更地となった土地を売却、または新築を建てるなど新たな活用方法が決まっていれば問題ありませんが、使用用途が定まっておらず、そのまま土地を放置しておくと、雑草や害虫の発生やゴミの不法投棄といった事態が起きかねません。
そのため、景観や衛生面の観点から考えても、近隣住民の生活に悪影響を与える可能性があるので何らかの対策が必要となります。
建物がなくなったとしても、その土地の所有者として、定期的な管理を行わなければなりません。
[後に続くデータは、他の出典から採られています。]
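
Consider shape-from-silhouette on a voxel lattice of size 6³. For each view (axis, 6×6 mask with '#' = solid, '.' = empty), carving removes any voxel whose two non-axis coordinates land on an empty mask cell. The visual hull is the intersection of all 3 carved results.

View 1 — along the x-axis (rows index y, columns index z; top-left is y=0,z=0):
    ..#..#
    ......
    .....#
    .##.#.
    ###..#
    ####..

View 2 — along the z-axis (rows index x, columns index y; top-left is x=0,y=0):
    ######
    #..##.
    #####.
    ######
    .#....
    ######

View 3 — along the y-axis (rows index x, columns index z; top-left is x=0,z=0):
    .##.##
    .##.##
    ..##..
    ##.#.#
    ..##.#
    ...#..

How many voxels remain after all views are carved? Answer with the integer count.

full grid |V| = 216
step 1: project along x, AND mask (14/36) → |grid| = 84
step 2: project along z, AND mask (27/36) → |grid| = 61
step 3: project along y, AND mask (18/36) → |grid| = 32

|visual hull| = 32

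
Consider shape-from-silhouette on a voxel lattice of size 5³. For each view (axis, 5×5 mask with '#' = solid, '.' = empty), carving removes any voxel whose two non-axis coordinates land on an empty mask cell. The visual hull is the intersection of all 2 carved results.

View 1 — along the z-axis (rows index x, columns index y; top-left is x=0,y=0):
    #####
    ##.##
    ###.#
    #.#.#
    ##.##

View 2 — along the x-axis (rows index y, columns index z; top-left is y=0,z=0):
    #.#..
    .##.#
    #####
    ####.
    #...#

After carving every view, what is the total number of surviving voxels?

59 voxels

initial block: 5^3 = 125
V1 z: intersect with XY mask (20 set) -- 100 left
V2 x: intersect with YZ mask (16 set) -- 59 left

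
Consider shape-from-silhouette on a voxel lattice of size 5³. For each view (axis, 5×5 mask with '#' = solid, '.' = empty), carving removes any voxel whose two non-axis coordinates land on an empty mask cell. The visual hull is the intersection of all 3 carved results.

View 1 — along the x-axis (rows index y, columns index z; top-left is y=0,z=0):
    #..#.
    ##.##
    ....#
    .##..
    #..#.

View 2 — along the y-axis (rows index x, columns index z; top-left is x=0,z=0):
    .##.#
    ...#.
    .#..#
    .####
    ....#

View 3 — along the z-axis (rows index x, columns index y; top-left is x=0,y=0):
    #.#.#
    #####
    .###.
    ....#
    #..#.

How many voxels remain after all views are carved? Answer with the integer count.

|visual hull| = 9

full grid |V| = 125
  1. axis=0 (YZ plane), |mask|=11  ⇒  voxels=55
  2. axis=1 (XZ plane), |mask|=11  ⇒  voxels=22
  3. axis=2 (XY plane), |mask|=14  ⇒  voxels=9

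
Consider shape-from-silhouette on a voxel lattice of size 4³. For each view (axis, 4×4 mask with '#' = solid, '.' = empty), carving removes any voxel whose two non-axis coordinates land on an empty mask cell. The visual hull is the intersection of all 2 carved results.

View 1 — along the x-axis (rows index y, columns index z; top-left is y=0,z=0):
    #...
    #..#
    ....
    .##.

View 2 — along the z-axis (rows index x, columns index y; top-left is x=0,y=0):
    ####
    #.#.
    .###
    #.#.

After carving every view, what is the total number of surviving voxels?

voxel count = 11

full grid |V| = 64
step 1: project along x, AND mask (5/16) → |grid| = 20
step 2: project along z, AND mask (11/16) → |grid| = 11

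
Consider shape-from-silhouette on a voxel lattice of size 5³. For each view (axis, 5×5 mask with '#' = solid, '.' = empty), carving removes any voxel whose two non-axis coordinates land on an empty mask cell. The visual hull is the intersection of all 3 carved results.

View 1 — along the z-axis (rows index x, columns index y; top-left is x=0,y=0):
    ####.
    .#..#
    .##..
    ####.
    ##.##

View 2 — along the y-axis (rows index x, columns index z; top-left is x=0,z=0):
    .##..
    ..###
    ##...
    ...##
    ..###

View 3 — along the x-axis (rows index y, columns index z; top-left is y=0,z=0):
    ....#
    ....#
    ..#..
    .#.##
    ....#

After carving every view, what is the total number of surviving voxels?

start: 5×5×5 = 125 voxels
carve view 1 (along z, XY-mask fill 16/25): 80 voxels remain
carve view 2 (along y, XZ-mask fill 12/25): 38 voxels remain
carve view 3 (along x, YZ-mask fill 7/25): 13 voxels remain

remaining voxels: 13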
大阪府摂津市では、摂津市環境の保全及び創造に関する条例の中で、
空き地等及び公共の場所の所有者、占有者又は管理者は、廃棄物の不法投棄の誘発を防止するため、防護柵を設置するなど適切な土地の管理に努めなければならない
とされています。

まとめ

解体工事後に行う事柄のいくつかをご紹介しました。
解体工事では業者探しから始まり、費用面だけでなく必要な申請や手続きなど行うべき事柄は多岐にわたります。
工事完了後も大切な手続きが残っており、更地になった土地のその後についても考える必要があります。
土地の再利用やその他の活用法なども事前に計画を立てておくことで、「こうしておけばよかった。しなければよかった」といった後悔を避けることができるでしょう。
いずれにしても、家族や専門家とよく相談して、必要な情報を得て、解体工事やその後の土地活用について計画を立てていきたいものです。